# Junker's diesel engine(1915)



## old-and-broken (Apr 28, 2013)

Found an interesting article and thought of this forum right away.
Diesel engine theory is not unique, but this particular arrangement with opposed pistons and a uni-flow style gas scavenging cycle is.

Enjoy 







View attachment Junkers Diesel engine.pdf


----------



## enfieldbullet (May 1, 2013)

thank you very much.

the junker's diesel is one of my favorite engines.


----------



## MuellerNick (May 2, 2013)

Sorry for nitpicking, but his name is Junkers.

Nick


----------



## enfieldbullet (May 2, 2013)

not a problem at all,

nice to see you here nick, i have seen some of your work online and must say it is a privilege.


----------



## MuellerNick (May 2, 2013)

I realized that you might pronounce his name quite ... well ... negative. Like junk-yard.
It is pronounced like this:
The "Ju" exactly like your "you". Then you continue with the junk-yard part. 
So it is: you-nkers

As he made quite some achievments like the opposed piston Diesel (not his invention, but he brought it a lot forward, not to forget all his Jumo's) and all the Junkers aeroplanes like the famous Ju-52, he's worth being honored by pronouncing his name properly.

http://en.wikipedia.org/wiki/Junkers

Well, you'll forget that in a few days ... 


Nick


----------



## enfieldbullet (May 2, 2013)

believe me i won't.

i nitpick on the phonetic part of language as well. english is not even my first language but most people can't tell, i can emulate any accent.

there's also the fact that i absolutely love diesel engines and have a lot of respect for people involved with them.

i have a picture of Rudolf Diesel in my bedroom wall, no joke.


----------



## Busydad (Jul 15, 2013)

The Deltic engine used in British locomotives had a similar opposed piston design...The are very unique ..


----------



## Niels Abildgaard (Jul 15, 2013)

The work of some students.




http://chevy57.free.fr/FORUM/junkers_two-stroke_crosshead.gif


----------



## cidrontmg (Jul 15, 2013)

The opposed-piston diesels were quite powerful, like Jumo and Deltic. The really big engines were marine, the Doxford shipyards. It began at abt. First World War, and the last vessel and engine was built in 1980. 76cm cylinder bores...


----------



## Mechanicboy (Jul 17, 2013)

Do not forget Burmeister & Wain ship engine.  In 1986 i was at tour from Trondheim to Bergen in Norway aboard the motorship "m/s Harald Jarl". There i saw the B & W opposed piston diesel engine and 3 Bergen Diesel generators (The Bergen Diesel was very noise for me who is deaf  ). The motorship is still in use after the ship was sold and renamed to "Andrea" and later renamed to "Serenissima" See the movie of engineroom with B & W and 3 Bergen diesel generators in "m/s Harald Jarl" where i was there in 1986 (not my movie, former i 1986 the engine was painted in light green and the floor in dark green, wall in white) 

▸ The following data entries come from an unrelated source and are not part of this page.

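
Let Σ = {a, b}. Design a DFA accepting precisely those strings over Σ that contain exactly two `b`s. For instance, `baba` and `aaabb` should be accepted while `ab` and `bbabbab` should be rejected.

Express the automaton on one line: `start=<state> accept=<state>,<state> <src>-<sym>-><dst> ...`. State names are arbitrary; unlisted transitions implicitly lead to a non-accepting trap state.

Count `b`s, saturating at 3: states q0 through q2 mean 0 through 2 `b`s seen; q3 means more than 2. Each `b` increments (capped at q3); other symbols loop. Accept from {q2}.
A 4-state machine:
        a   b  
>  q0   q0  q1 
   q1   q1  q2 
 * q2   q2  q3 
   q3   q3  q3 
(> = start, * = accepting)

start=q0 accept=q2 q0-a->q0 q0-b->q1 q1-a->q1 q1-b->q2 q2-a->q2 q2-b->q3 q3-a->q3 q3-b->q3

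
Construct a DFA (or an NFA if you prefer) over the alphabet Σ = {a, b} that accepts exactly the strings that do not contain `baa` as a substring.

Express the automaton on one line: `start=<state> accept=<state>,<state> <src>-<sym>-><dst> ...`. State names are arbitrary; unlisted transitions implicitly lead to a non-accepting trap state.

start=q0 accept=q0,q1,q2 q0-a->q0 q0-b->q1 q1-a->q2 q1-b->q1 q2-a->q3 q2-b->q1 q3-a->q3 q3-b->q3

This is the complement of 'contains `baa`'. Use the same substring-matching states — q0 through q3 holding how much of `baa` has just been matched — but flip the accepting set: everything except the trap q3 accepts.
A 4-state machine:
        a   b  
>* q0   q0  q1 
 * q1   q2  q1 
 * q2   q3  q1 
   q3   q3  q3 
(> = start, * = accepting)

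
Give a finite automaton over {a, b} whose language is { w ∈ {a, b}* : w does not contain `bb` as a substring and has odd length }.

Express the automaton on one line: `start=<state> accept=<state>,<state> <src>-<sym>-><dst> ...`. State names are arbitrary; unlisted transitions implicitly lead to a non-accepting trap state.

Run two small machines in parallel and take their product. The first has 3 states tracking partial matches of the forbidden pattern `bb`; the second has 2 states tracking the input length modulo 2. A product state is a pair (one from each), accepting exactly when both do. Minimizing collapses redundant product states.
A 5-state machine:
        a   b  
>  S0   S1  S2 
 * S1   S0  S3 
 * S2   S0  S4 
   S3   S1  S4 
   S4   S4  S4 
(> = start, * = accepting)

start=S0 accept=S1,S2 S0-a->S1 S0-b->S2 S1-a->S0 S1-b->S3 S2-a->S0 S2-b->S4 S3-a->S1 S3-b->S4 S4-a->S4 S4-b->S4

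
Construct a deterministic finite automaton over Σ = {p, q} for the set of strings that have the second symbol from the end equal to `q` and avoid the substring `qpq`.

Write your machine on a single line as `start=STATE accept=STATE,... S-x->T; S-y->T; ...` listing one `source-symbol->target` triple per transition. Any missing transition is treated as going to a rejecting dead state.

Build one automaton per condition and run them in lockstep. One (7 states) tracks the last 2 symbols read; the other (4 states) tracks partial matches of the forbidden pattern `qpq`. Each combined state is a pair, one component from each; accept when both components accept.
An 11-state machine:
          p    q  
>  S0     S1   S2 
   S1     S3   S4 
   S2     S5   S6 
   S3     S3   S4 
   S4     S5   S6 
 * S5     S3   S7 
 * S6     S5   S6 
   S7     S8   S9 
   S8    S10   S7 
   S9     S8   S9 
   S10   S10   S7 
(> = start, * = accepting)

start=S0; accept=S5,S6; S0-p->S1; S0-q->S2; S1-p->S3; S1-q->S4; S2-p->S5; S2-q->S6; S3-p->S3; S3-q->S4; S4-p->S5; S4-q->S6; S5-p->S3; S5-q->S7; S6-p->S5; S6-q->S6; S7-p->S8; S7-q->S9; S8-p->S10; S8-q->S7; S9-p->S8; S9-q->S9; S10-p->S10; S10-q->S7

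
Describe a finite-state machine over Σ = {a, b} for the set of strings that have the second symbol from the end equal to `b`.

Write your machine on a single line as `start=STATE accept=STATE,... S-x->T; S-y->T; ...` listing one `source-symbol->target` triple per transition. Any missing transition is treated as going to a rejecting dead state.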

[ame="http://www.youtube.com/watch?v=R46WUjOtvF0"]http://www.youtube.com/watch?v=R46WUjOtvF0[/ame]

And the engine in other movie has the signs "AMV" at crankcase, it means Aker mekanisk verksted ( Aker mechanic workshop), also the B & W was licence builded in Oslo, Norway and send to TMV (Trondheim Mekaniske verksted) and mounted in the motor ship "Harald Jarl" in 1960. 

[ame]http://www.youtube.com/watch?v=Rna67dnpslU&NR=1&feature=endscreen[/ame]


----------



## oldtruck (Jul 17, 2013)

Fair Bank-Morris made 2 stroke vertical opposed diesel engines. they are used in several Navy and Coast Guard ships.
The last ones I worked on was TD 81/8 vertical opposed engines they had both blowers and twin turbo's. Each cylinder had 2 injectors. The engines have lots of horse power, easy to repair, long lasting


----------



## nobeard (Jul 17, 2013)

The engine your refering to busydad was the napier deltic diesel that was used in submarines boats and trains the most striking feature for me was its 3 crankshafts two turning clockwise whilst the 3rd turned anticlockwise

http://en.wikipedia.org/wiki/Napier_Deltic


----------



## oldtruck (Jul 17, 2013)

two crankshafts one upper and o lower


----------



## hi speed scrap (Jul 17, 2013)

Neils,
What is it?

looks like a Scuderi type principle to me.

Dave


----------



## Coyote_Physics (Jul 17, 2013)

I'm not sure what the manufacturer or model is, but on a tour of a Los Angeles class fast attack sub the diesel backup generator used an opposed piston design.  I didn't get to see the main power plant though... that would have required a security clearance and a radiation badge.


----------